While biking home one day, Jacobs had an idea: Why couldn’t a tiny can of compressed gas, like the one he carries to fix a flat tire, be used to let women inflate their own tissue expanders, a little each day so there is less stretching at a time and less pain?

He helped found AirXpander­s Inc. of Palo Alto, California, to develop the device, called AeroForm. It’s sold in Australia, approved in Europe and under review by the U.S. Food and Drug Administra­tion.

Its use requires no special training, wires or tubes — just a palm-sized remote control that activates a tiny cartridge inside the pouch to pump gas, up to three times a day according to how the woman feels.

In a company-sponsored study of 150 women, AeroForm patients finished tissue expansion in half the time and were able to get implants a month sooner than others who had the usual saline treatments, said the study leader, Dr.
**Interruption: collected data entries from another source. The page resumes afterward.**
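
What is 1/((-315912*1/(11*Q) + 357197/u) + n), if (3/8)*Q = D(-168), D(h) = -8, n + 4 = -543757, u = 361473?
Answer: -31809624/17253978900637 ≈ -1.8436e-6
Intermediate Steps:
n = -543761 (n = -4 - 543757 = -543761)
Q = -64/3 (Q = (8/3)*(-8) = -64/3 ≈ -21.333)
1/((-315912*1/(11*Q) + 357197/u) + n) = 1/((-315912/((-64/3*11)) + 357197/361473) - 543761) = 1/((-315912/(-704/3) + 357197*(1/361473)) - 543761) = 1/((-315912*(-3/704) + 357197/361473) - 543761) = 1/((118467/88 + 357197/361473) - 543761) = 1/(42854055227/31809624 - 543761) = 1/(-17253978900637/31809624) = -31809624/17253978900637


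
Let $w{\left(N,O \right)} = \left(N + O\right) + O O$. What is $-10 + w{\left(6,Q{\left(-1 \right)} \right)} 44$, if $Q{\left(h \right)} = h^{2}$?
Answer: $342$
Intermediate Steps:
$w{\left(N,O \right)} = N + O + O^{2}$ ($w{\left(N,O \right)} = \left(N + O\right) + O^{2} = N + O + O^{2}$)
$-10 + w{\left(6,Q{\left(-1 \right)} \right)} 44 = -10 + \left(6 + \left(-1\right)^{2} + \left(\left(-1\right)^{2}\right)^{2}\right) 44 = -10 + \left(6 + 1 + 1^{2}\right) 44 = -10 + \left(6 + 1 + 1\right) 44 = -10 + 8 \cdot 44 = -10 + 352 = 342$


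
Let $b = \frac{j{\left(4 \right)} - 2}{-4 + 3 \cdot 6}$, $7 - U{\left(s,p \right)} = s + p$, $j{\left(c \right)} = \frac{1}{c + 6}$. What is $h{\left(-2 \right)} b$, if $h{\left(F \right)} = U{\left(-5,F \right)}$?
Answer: $- \frac{19}{10} \approx -1.9$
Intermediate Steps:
$j{\left(c \right)} = \frac{1}{6 + c}$
$U{\left(s,p \right)} = 7 - p - s$ ($U{\left(s,p \right)} = 7 - \left(s + p\right) = 7 - \left(p + s\right) = 7 - p - s$)
$h{\left(F \right)} = 12 - F$ ($h{\left(F \right)} = 7 - F - -5 = 7 - F + 5 = 12 - F$)
$b = - \frac{19}{140}$ ($b = \frac{\frac{1}{6 + 4} - 2}{-4 + 3 \cdot 6} = \frac{\frac{1}{10} - 2}{-4 + 18} = \frac{\frac{1}{10} - 2}{14} = \left(- \frac{19}{10}\right) \frac{1}{14} = - \frac{19}{140} \approx -0.13571$)
$h{\left(-2 \right)} b = \left(12 - -2\right) \left(- \frac{19}{140}\right) = \left(12 + 2\right) \left(- \frac{19}{140}\right) = 14 \left(- \frac{19}{140}\right) = - \frac{19}{10}$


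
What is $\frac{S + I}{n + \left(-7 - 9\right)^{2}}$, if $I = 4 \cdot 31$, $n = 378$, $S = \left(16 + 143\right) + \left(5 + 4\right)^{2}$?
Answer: $\frac{182}{317} \approx 0.57413$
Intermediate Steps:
$S = 240$ ($S = 159 + 9^{2} = 159 + 81 = 240$)
$I = 124$
$\frac{S + I}{n + \left(-7 - 9\right)^{2}} = \frac{240 + 124}{378 + \left(-7 - 9\right)^{2}} = \frac{364}{378 + \left(-16\right)^{2}} = \frac{364}{378 + 256} = \frac{364}{634} = 364 \cdot \frac{1}{634} = \frac{182}{317}$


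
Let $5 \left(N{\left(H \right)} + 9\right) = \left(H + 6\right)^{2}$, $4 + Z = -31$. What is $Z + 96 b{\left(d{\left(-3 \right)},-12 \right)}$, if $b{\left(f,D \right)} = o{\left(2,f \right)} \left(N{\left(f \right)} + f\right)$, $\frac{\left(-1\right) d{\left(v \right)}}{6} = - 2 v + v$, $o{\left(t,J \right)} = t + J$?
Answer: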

Jeffrey Ascherman, a plastic surgeon at Columbia University Presbyteri­an Medical Center in New York.

There was no difference in rates of side-effects such as infections.

“It’s a really interestin­g concept,” said one outside expert, Dr. Deanna Attai, a University of California at Los Angeles surgeon who is a past president of the American Society of Breast Surgeons. “Giving the patient a sense of control is very psychologi­cally important,” because many feel robbed of that, Attai said.